Of course, the Bombers seem doomed to a summer of on-field mediocrity, bogged down by injuries and long-term contracts to aging stars.
But there's enough cash in the vault (and more where that came from) to keep Steinbrenner happy as long as he continues to own the team.
But as he said last week, retirement looms. There's a debate among Yankee insiders as to whether Steinbrenner's family will reap the massive windfall by selling. Business experts say the Yankees are worth close to $800 million today, and that bottom line could skyrocket to $1 billion in 2009 when the new stadium is completed.
That figure doesn't include the stand-alone value of the YES Network, estimated at another $1 billion.
After the breakdown of sale talks with Cablevision several years ago, The Boss has developed a near-obsessive bond to the Yankees. He's not selling, today or tomorrow or ever. But a person familiar with the club's operations says Steinbrenner's sons, Hal and Hank, "aren't nearly as attached" to the idea of running a sports franchise.
Given the opportunity, insiders say, the younger Steinbrenners would sell the team upon their father's death. That may explain why The Boss recently appointed his son-in-law, Steve Swindal, as his heir apparent. Under Swindal, who is married to Steinbrenner's daughter, Jennifer, it's much more likely the Yankees will remain in the family.
"I think Steve is totally engaged with the team," said Andrew Zimbalist, a sports economist and the author of numerous books about baseball's financial growth.
Steinbrenner's associates say he's determined to remain in charge of the Yankees' day-to-day operation until the new ballpark is completed, thus assuring his legacy forever is linked to the facility. By 2009, with the Yankees literally beginning a new era, the pressure on Swindal to keep the Yankees as a Steinbrenner family entity will be overwhelming; he'll have no choice but to turn away from potential buyers.

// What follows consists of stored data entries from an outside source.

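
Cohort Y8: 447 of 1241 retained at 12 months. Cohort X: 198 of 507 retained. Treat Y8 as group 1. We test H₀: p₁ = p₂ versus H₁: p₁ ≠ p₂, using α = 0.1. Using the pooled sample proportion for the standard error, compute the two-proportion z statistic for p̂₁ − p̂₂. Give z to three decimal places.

p̂₁ = 447/1241 ≈ 0.36019, p̂₂ = 198/507 ≈ 0.39053.
Pooled p̂ = (447+198)/(1241+507) = 645/1748 = 0.36899.
SE = √(p̂(1−p̂)(1/n₁+1/n₂)) = √(0.36899·0.63101·0.00277819) = √(0.000646866) = 0.02543.
z = (0.36019 − 0.39053)/0.02543 = -0.03034/0.02543 = -1.193.
p-value = 2·P(Z > 1.193) ≈ 0.2329, so at α = 0.1 we fail to reject H₀.

z = -1.193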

But that's not to say the next generation of Steinbrenners will be as volatile or intimidating to employees. Yankees underlings are awaiting the day when The Boss' visits from Tampa don't cause Stadium-wide panic.
What no one denies is that Steinbrenner still lives and dies with every Yankee setback. While counter-rumors persist that the owner's overall health is failing - he conspicuously avoided speaking at the news conference to announce the new stadium - one member of his staff said, "If George is sick, it's (the Yankees) that are making him that way."
Maybe that's why the Stadium means so much to Steinbrenner in the latter stages of his life. Although the Yankees are flush with profit and on a pace to draw almost 4 million fans this season, a facility upgrade is, in Zimbalist's words, "a matter of legacy."